Masalahnya, sungai itu penuh buaya. Banyak sekali. Dari ujung ke ujung, yang terlihat hanya mata dan punggung bersisik.
Tiba-tiba, kancil mendapat ide licik.
“Hai, para buaya!” teriaknya lantang.
Buaya-buaya itu mendekat. Pemimpinnya bertanya,
“Ada apa, Kancil? Mau jadi makan siang kami?”
Kancil pura-pura tertawa.
“Bukan! Aku diutus Raja Hutan untuk menghitung jumlah kalian. Akan ada pesta besar, dan kalian akan diundang!”
Mendengar kata “pesta”, semua buaya langsung bersemangat.
“Baik! Bagaimana caranya dihitung?” tanya mereka.
“Berbarislah dari sini sampai ke seberang sungai,” kata kancil. “Aku akan melompat di punggung kalian sambil menghitung.”
Buaya-buaya itu patuh. Mereka berjejer rapi seperti jembatan hidup.
Kancil pun mulai melompat:
“Satu… dua… tiga… empat…”
Sambil menghitung, ia terus melompat sampai ke seberang sungai.

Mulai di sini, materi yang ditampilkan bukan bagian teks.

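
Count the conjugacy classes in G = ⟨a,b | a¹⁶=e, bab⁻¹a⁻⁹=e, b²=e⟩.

The conjugacy classes (representative and size) are:
  [e] (size 1), [a⁹] (size 2), [a²] (size 1), [a³] (size 2), [a⁴] (size 1), [a¹³] (size 2), [a⁶] (size 1), [a¹⁵] (size 2), [a⁸] (size 1), [a¹⁰] (size 1), [a¹²] (size 1), [a¹⁴] (size 1), [b] (size 2), [ab] (size 2), [a²b] (size 2), [a¹¹b] (size 2), [a⁴b] (size 2), [a¹³b] (size 2), [a¹⁴b] (size 2), [a¹⁵b] (size 2).
Class equation: 1 + 2 + 1 + 2 + 1 + 2 + 1 + 2 + 1 + 1 + 1 + 1 + 2 + 2 + 2 + 2 + 2 + 2 + 2 + 2 = 32 = |G|. So G has 20 conjugacy classes.

Answer: 20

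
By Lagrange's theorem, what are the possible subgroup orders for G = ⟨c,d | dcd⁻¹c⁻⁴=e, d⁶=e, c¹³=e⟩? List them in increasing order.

|G| = 78 = 2 · 3 · 13. By Lagrange's theorem the order of any subgroup divides 78; the divisors of 78 are 1, 2, 3, 6, 13, 26, 39, 78.

Answer: 1, 2, 3, 6, 13, 26, 39, 78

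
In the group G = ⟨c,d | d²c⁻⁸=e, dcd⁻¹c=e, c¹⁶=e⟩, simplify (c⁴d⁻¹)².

Compute successive powers of (c⁴d⁻¹), reducing at each step:
  (c⁴d⁻¹)²: (c⁴d⁻¹) · c⁴ = d⁻¹;   (d⁻¹) · d⁻¹ = c⁸

Answer: c⁸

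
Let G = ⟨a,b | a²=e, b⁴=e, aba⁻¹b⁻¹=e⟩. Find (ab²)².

Compute successive powers of (ab²), reducing at each step:
  (ab²)²: (ab²) · a = b²;   (b²) · b² = e

Answer: e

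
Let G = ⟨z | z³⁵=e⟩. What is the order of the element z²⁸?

Compute successive powers until reaching e:
  (z²⁸)¹ = z²⁸, (z²⁸)² = z²¹, (z²⁸)³ = z¹⁴, (z²⁸)⁴ = z⁷, (z²⁸)⁵ = e.
The smallest positive k with (z²⁸)ᵏ = e is 5.

Answer: 5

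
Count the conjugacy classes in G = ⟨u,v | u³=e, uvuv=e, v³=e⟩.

The conjugacy classes (representative and size) are:
  [e] (size 1), [vu²] (size 4), [v²u] (size 4), [u²v²] (size 3).
Class equation: 1 + 4 + 4 + 3 = 12 = |G|. So G has 4 conjugacy classes.

Answer: 4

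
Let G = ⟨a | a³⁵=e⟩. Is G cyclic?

|G| = 35. The element a has order 35 (its powers give 35 distinct elements), so ⟨a⟩ = G and G is cyclic.

Answer: Yes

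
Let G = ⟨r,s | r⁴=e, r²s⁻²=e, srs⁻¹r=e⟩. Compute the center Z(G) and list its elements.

An element z ∈ Z(G) iff z commutes with every generator.
For example r² is central: (r²)·r = r³ = r·(r²); (r²)·s = s⁻¹ = s·(r²).
Whereas r ∉ Z(G) since r·s = rs ≠ rs⁻¹ = s·r.
Checking each of the 8 elements this way gives Z(G) = {e, r²}, of order 2.

Answer: {e, r²}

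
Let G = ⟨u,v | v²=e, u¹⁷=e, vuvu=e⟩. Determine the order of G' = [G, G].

G' = [G, G] is generated by all commutators. The generator-pair commutators are: [u, v] = u².
The subgroup they normally generate is {e, u, u², u³, u⁴, u⁵, u⁶, u⁷, u⁸, u⁹, u¹⁰, u¹¹, u¹², u¹³, u¹⁴, u¹⁵, u¹⁶}, of order 17.
Check: |G/G'| = 34/17 = 2 is the order of the abelianisation.

Answer: 17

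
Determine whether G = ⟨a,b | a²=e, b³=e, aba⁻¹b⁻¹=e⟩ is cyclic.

|G| = 6. The element ab has order 6 (its powers give 6 distinct elements), so ⟨ab⟩ = G and G is cyclic.

Answer: Yes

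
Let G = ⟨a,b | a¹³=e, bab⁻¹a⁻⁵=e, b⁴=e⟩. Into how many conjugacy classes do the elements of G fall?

The conjugacy classes (representative and size) are:
  [e] (size 1), [a] (size 4), [a²] (size 4), [a⁹] (size 4), [a¹²b] (size 13), [a⁴b²] (size 13), [a¹²b³] (size 13).
Class equation: 1 + 4 + 4 + 4 + 13 + 13 + 13 = 52 = |G|. So G has 7 conjugacy classes.

Answer: 7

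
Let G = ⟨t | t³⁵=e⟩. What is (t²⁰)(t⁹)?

Compute (t²⁰) · (t⁹) by multiplying left to right and reducing via the relations at each step:
  (t²⁰) · t⁹ = t²⁹

Answer: t²⁹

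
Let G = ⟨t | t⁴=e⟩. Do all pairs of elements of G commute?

G has a single generator, so G is cyclic and hence abelian.

Answer: Yes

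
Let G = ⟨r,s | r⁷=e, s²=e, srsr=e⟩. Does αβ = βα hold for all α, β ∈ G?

r·s = rs but s·r = r⁶s, so r·s ≠ s·r and G is not abelian.

Answer: No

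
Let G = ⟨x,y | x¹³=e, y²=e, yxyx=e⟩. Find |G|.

Enumerate words in the generators, reducing via the relations: the distinct elements are
  {e, x, y, xy, x², x³, x⁴, x⁵, x⁶, x⁷, x⁸, x⁹, x²y, x³y, x¹², x¹¹, x¹⁰, x⁴y, x⁵y, x⁶y, x⁷y, x⁸y, x⁹y, x¹²y, x¹¹y, x¹⁰y}.
No further products give new elements, so |G| = 26.

Answer: 26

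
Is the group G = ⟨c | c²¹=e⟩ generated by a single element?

|G| = 21. The element c has order 21 (its powers give 21 distinct elements), so ⟨c⟩ = G and G is cyclic.

Answer: Yes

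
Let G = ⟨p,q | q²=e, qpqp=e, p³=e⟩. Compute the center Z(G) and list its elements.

An element z ∈ Z(G) iff z commutes with every generator.
For example e is central: e·p = p = p·e; e·q = q = q·e.
Whereas p ∉ Z(G) since p·q = pq ≠ p²q = q·p.
Checking each of the 6 elements this way gives Z(G) = {e}, of order 1.

Answer: {e}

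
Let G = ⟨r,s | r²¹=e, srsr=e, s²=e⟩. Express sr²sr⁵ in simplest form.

Multiply left to right, reducing at each step:
  s · r² = r¹⁹s
  (r¹⁹s) · s = r¹⁹
  (r¹⁹) · r⁵ = r³

Answer: r³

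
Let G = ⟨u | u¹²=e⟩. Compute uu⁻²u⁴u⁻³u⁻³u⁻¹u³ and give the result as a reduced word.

Multiply left to right, reducing at each step:
  u · u⁻² = u¹¹
  (u¹¹) · u⁴ = u³
  (u³) · u⁻³ = e
  e · u⁻³ = u⁹
  (u⁹) · u⁻¹ = u⁸
  (u⁸) · u³ = u¹¹

Answer: u¹¹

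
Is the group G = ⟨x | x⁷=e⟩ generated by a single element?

|G| = 7. The element x has order 7 (its powers give 7 distinct elements), so ⟨x⟩ = G and G is cyclic.

Answer: Yes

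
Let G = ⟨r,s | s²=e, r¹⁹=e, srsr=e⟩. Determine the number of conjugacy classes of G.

The conjugacy classes (representative and size) are:
  [e] (size 1), [r¹⁸] (size 2), [r²] (size 2), [r¹⁶] (size 2), [r⁴] (size 2), [r¹⁴] (size 2), [r¹³] (size 2), [r¹²] (size 2), [r⁸] (size 2), [r⁹] (size 2), [s] (size 19).
Class equation: 1 + 2 + 2 + 2 + 2 + 2 + 2 + 2 + 2 + 2 + 19 = 38 = |G|. So G has 11 conjugacy classes.

Answer: 11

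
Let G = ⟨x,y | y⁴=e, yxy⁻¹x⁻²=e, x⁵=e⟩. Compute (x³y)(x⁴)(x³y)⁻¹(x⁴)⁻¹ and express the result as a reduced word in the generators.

[(x³y), (x⁴)] = (x³y)·(x⁴)·(x³y)⁻¹·(x⁴)⁻¹.
  (x³y) · (x⁴) = xy
  (xy) · (xy³) = x³
  (x³) · x = x⁴

Answer: x⁴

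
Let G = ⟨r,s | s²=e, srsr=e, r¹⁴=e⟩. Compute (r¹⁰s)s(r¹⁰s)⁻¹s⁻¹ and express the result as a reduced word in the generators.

[(r¹⁰s), s] = (r¹⁰s)·s·(r¹⁰s)⁻¹·s⁻¹.
  (r¹⁰s) · s = r¹⁰
  (r¹⁰) · (r¹⁰s) = r⁶s
  (r⁶s) · s = r⁶

Answer: r⁶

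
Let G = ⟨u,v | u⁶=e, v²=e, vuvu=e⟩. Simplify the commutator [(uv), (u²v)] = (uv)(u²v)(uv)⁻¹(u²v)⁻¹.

[(uv), (u²v)] = (uv)·(u²v)·(uv)⁻¹·(u²v)⁻¹.
  (uv) · (u²v) = u⁵
  (u⁵) · (uv) = v
  v · (u²v) = u⁴

Answer: u⁴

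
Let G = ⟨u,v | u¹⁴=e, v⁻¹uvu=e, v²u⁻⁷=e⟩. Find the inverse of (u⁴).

The order of (u⁴) is 7 (smallest k with (u⁴)ᵏ = e), so (u⁴)⁻¹ = (u⁴)⁶ = u¹⁰.
Check: (u⁴) · (u¹⁰) → (u⁴) · u¹⁰ = e, giving e as required.

Answer: u¹⁰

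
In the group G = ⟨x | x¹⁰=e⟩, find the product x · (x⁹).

Compute x · (x⁹) by multiplying left to right and reducing via the relations at each step:
  x · x⁹ = e

Answer: e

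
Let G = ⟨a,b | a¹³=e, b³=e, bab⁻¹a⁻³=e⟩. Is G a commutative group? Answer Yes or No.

a·b = ab but b·a = a³b, so a·b ≠ b·a and G is not abelian.

Answer: No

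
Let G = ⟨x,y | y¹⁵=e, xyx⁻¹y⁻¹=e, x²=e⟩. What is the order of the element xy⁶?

Compute successive powers until reaching e:
  (xy⁶)¹ = xy⁶, (xy⁶)² = y¹², (xy⁶)³ = xy³, (xy⁶)⁴ = y⁹, (xy⁶)⁵ = x, (xy⁶)⁶ = y⁶, (xy⁶)⁷ = xy¹², (xy⁶)⁸ = y³, (xy⁶)⁹ = xy⁹, (xy⁶)¹⁰ = e.
The smallest positive k with (xy⁶)ᵏ = e is 10.

Answer: 10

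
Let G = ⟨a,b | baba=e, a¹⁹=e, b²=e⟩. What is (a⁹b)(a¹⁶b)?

Compute (a⁹b) · (a¹⁶b) by multiplying left to right and reducing via the relations at each step:
  (a⁹b) · a¹⁶ = a¹²b
  (a¹²b) · b = a¹²

Answer: a¹²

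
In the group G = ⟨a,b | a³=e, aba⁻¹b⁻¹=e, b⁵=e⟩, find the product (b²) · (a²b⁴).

Compute (b²) · (a²b⁴) by multiplying left to right and reducing via the relations at each step:
  (b²) · a² = a²b²
  (a²b²) · b⁴ = a²b

Answer: a²b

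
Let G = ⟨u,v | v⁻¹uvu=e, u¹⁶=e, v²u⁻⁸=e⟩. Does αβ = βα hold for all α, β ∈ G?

u·v = uv but v·u = u⁷v⁻¹, so u·v ≠ v·u and G is not abelian.

Answer: No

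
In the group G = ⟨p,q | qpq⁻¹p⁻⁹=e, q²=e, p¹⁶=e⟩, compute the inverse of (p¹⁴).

The order of (p¹⁴) is 8 (smallest k with (p¹⁴)ᵏ = e), so (p¹⁴)⁻¹ = (p¹⁴)⁷ = p².
Check: (p¹⁴) · (p²) → (p¹⁴) · p² = e, giving e as required.

Answer: p²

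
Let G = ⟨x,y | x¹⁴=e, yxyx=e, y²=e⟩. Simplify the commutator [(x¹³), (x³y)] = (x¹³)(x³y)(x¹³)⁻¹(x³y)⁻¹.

[(x¹³), (x³y)] = (x¹³)·(x³y)·(x¹³)⁻¹·(x³y)⁻¹.
  (x¹³) · (x³y) = x²y
  (x²y) · x = xy
  (xy) · (x³y) = x¹²

Answer: x¹²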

Sesampainya di darat, kancil tertawa keras.
“Terima kasih, wahai buaya-buaya yang baik hati! Aku tidak menghitung kalian… aku hanya ingin menyeberang!”
Buaya-buaya itu sadar mereka ditipu.
“Dasar Kancil licik!!!” teriak mereka bersamaan.

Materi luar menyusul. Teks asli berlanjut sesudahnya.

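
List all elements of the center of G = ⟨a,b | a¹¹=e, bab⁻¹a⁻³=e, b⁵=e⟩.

An element z ∈ Z(G) iff z commutes with every generator.
For example e is central: e·a = a = a·e; e·b = b = b·e.
Whereas a ∉ Z(G) since a·b = ab ≠ a³b = b·a.
Checking each of the 55 elements this way gives Z(G) = {e}, of order 1.

Answer: {e}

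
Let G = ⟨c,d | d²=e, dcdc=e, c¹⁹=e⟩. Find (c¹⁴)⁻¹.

The order of (c¹⁴) is 19 (smallest k with (c¹⁴)ᵏ = e), so (c¹⁴)⁻¹ = (c¹⁴)¹⁸ = c⁵.
Check: (c¹⁴) · (c⁵) → (c¹⁴) · c⁵ = e, giving e as required.

Answer: c⁵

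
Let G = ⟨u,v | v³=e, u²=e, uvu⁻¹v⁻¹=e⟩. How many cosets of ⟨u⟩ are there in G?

First find ord(u) by computing successive powers:
  u¹ = u, u² = e.
So |⟨u⟩| = ord(u) = 2. With |G| = 6, by Lagrange [G : ⟨u⟩] = 6/2 = 3.

Answer: 3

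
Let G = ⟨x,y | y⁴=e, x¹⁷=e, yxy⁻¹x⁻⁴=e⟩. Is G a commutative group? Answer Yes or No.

x·y = xy but y·x = x⁴y, so x·y ≠ y·x and G is not abelian.

Answer: No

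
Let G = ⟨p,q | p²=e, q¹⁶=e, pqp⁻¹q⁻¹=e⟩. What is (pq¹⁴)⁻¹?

The order of (pq¹⁴) is 8 (smallest k with (pq¹⁴)ᵏ = e), so (pq¹⁴)⁻¹ = (pq¹⁴)⁷ = pq².
Check: (pq¹⁴) · (pq²) → (pq¹⁴) · p = q¹⁴;   (q¹⁴) · q² = e, giving e as required.

Answer: pq²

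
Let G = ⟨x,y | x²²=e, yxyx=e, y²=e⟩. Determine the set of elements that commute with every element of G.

An element z ∈ Z(G) iff z commutes with every generator.
For example x¹¹ is central: (x¹¹)·x = x¹² = x·(x¹¹); (x¹¹)·y = x¹¹y = y·(x¹¹).
Whereas x ∉ Z(G) since x·y = xy ≠ x²¹y = y·x.
Checking each of the 44 elements this way gives Z(G) = {e, x¹¹}, of order 2.

Answer: {e, x¹¹}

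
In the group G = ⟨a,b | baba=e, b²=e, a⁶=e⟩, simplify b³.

Compute successive powers of b, reducing at each step:
  b²: b · b = e
  b³: e · b = b

Answer: b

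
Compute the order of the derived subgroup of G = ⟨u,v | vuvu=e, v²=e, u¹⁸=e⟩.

G' = [G, G] is generated by all commutators. The generator-pair commutators are: [u, v] = u².
The subgroup they normally generate is {e, u², u⁴, u⁶, u⁸, u¹⁰, u¹², u¹⁴, u¹⁶}, of order 9.
Check: |G/G'| = 36/9 = 4 is the order of the abelianisation.

Answer: 9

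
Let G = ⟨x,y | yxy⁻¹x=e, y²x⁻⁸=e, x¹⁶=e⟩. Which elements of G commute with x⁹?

⟨x⁹⟩ ⊆ C_G(x⁹) since powers of x⁹ commute with x⁹; so |C_G(x⁹)| ≥ |⟨x⁹⟩| = 16.
By orbit–stabilizer, |C_G(x⁹)| = |G| / |conj. class of x⁹| = 32 / 2 = 16.
The 16 elements commuting with x⁹ are {e, x, x², x³, x⁴, x⁵, x⁶, x⁷, x⁸, x⁹, x¹⁰, x¹¹, x¹², x¹³, x¹⁴, x¹⁵}.

Answer: {e, x, x², x³, x⁴, x⁵, x⁶, x⁷, x⁸, x⁹, x¹⁰, x¹¹, x¹², x¹³, x¹⁴, x¹⁵}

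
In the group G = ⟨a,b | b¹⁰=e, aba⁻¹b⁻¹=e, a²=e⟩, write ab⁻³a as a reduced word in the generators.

Multiply left to right, reducing at each step:
  a · b⁻³ = ab⁷
  (ab⁷) · a = b⁷

Answer: b⁷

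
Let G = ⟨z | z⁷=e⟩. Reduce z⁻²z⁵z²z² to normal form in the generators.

Multiply left to right, reducing at each step:
  (z⁵) · z⁵ = z³
  (z³) · z² = z⁵
  (z⁵) · z² = e

Answer: e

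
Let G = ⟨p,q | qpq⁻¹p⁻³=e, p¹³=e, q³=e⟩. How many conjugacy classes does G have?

The conjugacy classes (representative and size) are:
  [e] (size 1), [p] (size 3), [p⁵] (size 3), [p¹⁰] (size 3), [p⁸] (size 3), [p¹⁰q] (size 13), [p⁷q²] (size 13).
Class equation: 1 + 3 + 3 + 3 + 3 + 13 + 13 = 39 = |G|. So G has 7 conjugacy classes.

Answer: 7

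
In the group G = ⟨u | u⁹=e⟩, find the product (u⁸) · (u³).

Compute (u⁸) · (u³) by multiplying left to right and reducing via the relations at each step:
  (u⁸) · u³ = u²

Answer: u²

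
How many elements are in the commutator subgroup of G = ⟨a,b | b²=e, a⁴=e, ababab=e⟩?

G' = [G, G] is generated by all commutators. The generator-pair commutators are: [a, b] = a²ba.
The subgroup they normally generate is {e, a², ab, ba³, a²ba, a³b, a²ba³, ba, aba², ba²b, a²ba²b, a³ba²}, of order 12.
Check: |G/G'| = 24/12 = 2 is the order of the abelianisation.

Answer: 12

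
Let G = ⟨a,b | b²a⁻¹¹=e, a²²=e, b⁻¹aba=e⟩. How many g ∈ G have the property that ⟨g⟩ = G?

⟨g⟩ = G would require ord(g) = |G| = 44, but the maximum element order in G is 22 < 44. So G is not cyclic and no single element generates it: the count is 0.

Answer: 0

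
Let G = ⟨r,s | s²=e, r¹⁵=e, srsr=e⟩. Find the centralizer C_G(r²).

⟨r²⟩ ⊆ C_G(r²) since powers of r² commute with r²; so |C_G(r²)| ≥ |⟨r²⟩| = 15.
By orbit–stabilizer, |C_G(r²)| = |G| / |conj. class of r²| = 30 / 2 = 15.
The 15 elements commuting with r² are {e, r, r², r³, r⁴, r⁵, r⁶, r⁷, r⁸, r⁹, r¹⁰, r¹¹, r¹², r¹³, r¹⁴}.

Answer: {e, r, r², r³, r⁴, r⁵, r⁶, r⁷, r⁸, r⁹, r¹⁰, r¹¹, r¹², r¹³, r¹⁴}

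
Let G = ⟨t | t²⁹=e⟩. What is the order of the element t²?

Compute successive powers until reaching e:
  (t²)¹ = t², (t²)² = t⁴, (t²)³ = t⁶, (t²)⁴ = t⁸, (t²)⁵ = t¹⁰, (t²)⁶ = t¹², (t²)⁷ = t¹⁴, (t²)⁸ = t¹⁶, (t²)⁹ = t¹⁸, (t²)¹⁰ = t²⁰, (t²)¹¹ = t²², (t²)¹² = t²⁴, (t²)¹³ = t²⁶, (t²)¹⁴ = t²⁸, (t²)¹⁵ = t, (t²)¹⁶ = t³, (t²)¹⁷ = t⁵, (t²)¹⁸ = t⁷, (t²)¹⁹ = t⁹, (t²)²⁰ = t¹¹, (t²)²¹ = t¹³, (t²)²² = t¹⁵, (t²)²³ = t¹⁷, (t²)²⁴ = t¹⁹, (t²)²⁵ = t²¹, (t²)²⁶ = t²³, (t²)²⁷ = t²⁵, (t²)²⁸ = t²⁷, (t²)²⁹ = e.
The smallest positive k with (t²)ᵏ = e is 29.

Answer: 29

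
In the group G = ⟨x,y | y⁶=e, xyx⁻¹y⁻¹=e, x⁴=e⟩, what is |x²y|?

Compute successive powers until reaching e:
  (x²y)¹ = x²y, (x²y)² = y², (x²y)³ = x²y³, (x²y)⁴ = y⁴, (x²y)⁵ = x²y⁵, (x²y)⁶ = e.
The smallest positive k with (x²y)ᵏ = e is 6.

Answer: 6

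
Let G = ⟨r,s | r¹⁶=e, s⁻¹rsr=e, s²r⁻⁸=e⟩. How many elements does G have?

Enumerate words in the generators, reducing via the relations: the distinct elements are
  {e, r, s, rs, r², r³, r⁴, r⁵, r⁶, r⁷, r⁸, r⁹, r²s, r³s, r¹², r¹³, r¹¹, r¹⁰, r¹⁴, r¹⁵, r⁴s, r⁵s, r⁶s, r⁷s, s⁻¹, rs⁻¹, r²s⁻¹, r³s⁻¹, r⁴s⁻¹, r⁵s⁻¹, r⁶s⁻¹, r⁷s⁻¹}.
No further products give new elements, so |G| = 32.

Answer: 32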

Kancil sudah berlari ke hutan sambil melambaikan tangan.
Sejak saat itu, para buaya belajar bahwa terlalu mudah percaya bisa membuat mereka dipermainkan.
Pesan cerita:
Kecerdikan bisa menyelamatkan dari bahaya, tetapi jangan gunakan kepintaran untuk menipu orang lain.